Choose Voneiff for a project where you want a designer on-site, who understands Baltimore-area contractors and supply chains, and who is comfortable working within a moderate to upper-moderate budget. Choose an online platform if you want low-cost concept work and don't need installation support. Choose a larger firm if your project is commercial or spans multiple properties.
Who it suits and who it does not
Voneiff's work suits homeowners with 10- to 50-year-old houses seeking functional, current updates without historical restoration or strict period accuracy. Clients typically want a designer's eye for proportion and color but expect realistic timelines and costs, not magazine-spread results. Projects where budgets are under $10,000 or where a homeowner is unwilling to work with contractors tend to be a poor fit; so are clients seeking ultra-luxury finishes or highly specialized styles (Japandi, Maximalism, period Colonial).

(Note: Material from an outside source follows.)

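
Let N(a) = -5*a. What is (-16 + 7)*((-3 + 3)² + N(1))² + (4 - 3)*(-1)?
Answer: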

What the first visit involves
An initial phone call covers project scope, budget range, and timeline. Voneiff then schedules a 60- to 90-minute in-home walk-through, during which she measures spaces, photographs existing conditions, discusses how you use each room, and notes structural or mechanical constraints. You'll cover color preferences, style direction, and any must-keep pieces of furniture. From there, Voneiff develops a proposal with scope and fee and, if you proceed, begins sourcing and planning.
Hours, location, and logistics
Voneiff operates by appointment; no walk-in consultations. She conducts initial visits at client homes throughout Baltimore City and County. Design work happens remotely; project management is coordinated via email, phone, and site visits during contractor work. Parking and commute logistics depend on your project location and are discussed during the initial consultation.
Rebecca Voneiff Interior Design earns its place in Baltimore's service landscape by delivering functional, coordinated interiors at transparent prices and realistic timelines, filling a genuine gap between expensive contract firms and impersonal online platforms.